On Friday at Atlanta’s Morehouse College, the White House will launch a nationwide tour intended to collect ideas on how to help Black boys succeed in school and beyond. 

Coordinated by the White House Initiative on Educational Excellence for African Americans, the tour will consist of summits in four cities. Educators, experts and young people will come together to discuss the challenges facing African-American males and the solutions that are being implemented all across the United States.

The summits are directly linked to President Obama’s “My Brother’s Keeper” campaign announced by the president last month at the White House. Summits will also be held later in the year in Jackson, Mississippi; Oakland, California; and Philadelphia, Pennsylvania. They are being held in partnership with Ebony magazine, which published a ground-breaking series called “Saving Our Sons” in the magazine throughout 2013.

One of the main goals of the summit meetings will be to hear from researchers and educators who can share their ideas on how to reduce or eliminate the African-American achievement gap, according to David Johns, executive director of the White House initiative on African-American education. Johns said he will be working closely with Cabinet Secretary Broderick Johnson, who will direct a task force that will spearhead the “Brother’s Keeper” campaign.

“We need as many conversations as possible that focus on how to improve education,” Johns said. “We want to let people know that this isn’t just a Washington conversation.”

Freeman Hrabowski, president of the University of Maryland, Baltimore County (UMBC) and chair of a new commission working with the White House Initiative on Educational Excellence for African Americans, said in order for the president’s new initiative to succeed, educators must find ways to help underperforming students thrive under Common Core, the new and more rigorous academic standards that schools in 45 states are beginning to implement.

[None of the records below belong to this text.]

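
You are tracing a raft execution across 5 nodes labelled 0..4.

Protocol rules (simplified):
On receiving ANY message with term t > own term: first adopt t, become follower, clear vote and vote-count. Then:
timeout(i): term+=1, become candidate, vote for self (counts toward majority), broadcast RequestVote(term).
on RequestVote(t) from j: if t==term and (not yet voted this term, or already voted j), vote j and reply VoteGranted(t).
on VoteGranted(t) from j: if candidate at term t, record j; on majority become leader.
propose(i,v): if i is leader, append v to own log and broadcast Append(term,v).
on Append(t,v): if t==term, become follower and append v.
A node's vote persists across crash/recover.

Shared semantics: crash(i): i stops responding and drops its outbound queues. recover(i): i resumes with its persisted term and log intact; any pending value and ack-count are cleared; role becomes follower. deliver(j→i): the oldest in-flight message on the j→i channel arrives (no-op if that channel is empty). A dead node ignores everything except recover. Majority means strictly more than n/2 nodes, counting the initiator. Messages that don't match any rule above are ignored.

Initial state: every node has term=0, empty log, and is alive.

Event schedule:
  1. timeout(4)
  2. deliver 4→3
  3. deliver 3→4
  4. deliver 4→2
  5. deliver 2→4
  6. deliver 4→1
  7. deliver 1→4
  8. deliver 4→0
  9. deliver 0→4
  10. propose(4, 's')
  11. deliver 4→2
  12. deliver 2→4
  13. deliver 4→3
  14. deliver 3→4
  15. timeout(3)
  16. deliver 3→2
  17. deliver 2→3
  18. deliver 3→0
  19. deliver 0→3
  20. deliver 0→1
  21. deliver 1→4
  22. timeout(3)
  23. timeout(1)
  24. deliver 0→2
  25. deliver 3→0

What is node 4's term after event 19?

1

[1] timeout(4) → N4(cand t1 [-])
[2] deliver 4→3 → N3(foll t1 [-])
[3] deliver 3→4 → ∅
[4] deliver 4→2 → N2(foll t1 [-])
[5] deliver 2→4 → N4(lead t1 [-])
[6] deliver 4→1 → N1(foll t1 [-])
[7] deliver 1→4 → ∅
[8] deliver 4→0 → N0(foll t1 [-])
[9] deliver 0→4 → ∅
[10] propose(4,'s') → N4(lead t1 [s])
[11] deliver 4→2 → N2(foll t1 [s])
[12] deliver 2→4 → ∅
[13] deliver 4→3 → N3(foll t1 [s])
[14] deliver 3→4 → ∅
[15] timeout(3) → N3(cand t2 [s])
[16] deliver 3→2 → N2(foll t2 [s])
[17] deliver 2→3 → ∅
[18] deliver 3→0 → N0(foll t2 [-])
[19] deliver 0→3 → N3(lead t2 [s])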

“Common Core has the potential to have a very a positive impact on learning but we have to think about implementation,” Hrabowski says. “We need to give teachers the professional development they need to implement these new standards. Some schools may need to provide additional time and instruction to help [underperforming] students adjust – more after-school and summer programs.”

Along with Hrabowski, Morehouse College President John Wilson and Beverly Tatum, president of Spelman College, are some of the higher education leaders scheduled to speak at the event. Speaker panels will also include John Eaves, chair of the Fulton County Commission; Atlanta City Council President, Ceasar Mitchell; Atlanta Board of Education Chair, Courtney English; and executives from Coca Cola, Deloitte Consulting and Netflix.

In addition to leaders from politics, academia and the corporate world, the summit will kick off with the voices of young men, as a panel of students talk about the myths and misperceptions they must battle as young African-American males in a discussion moderated by Nick Chiles, writer of the Ebony series.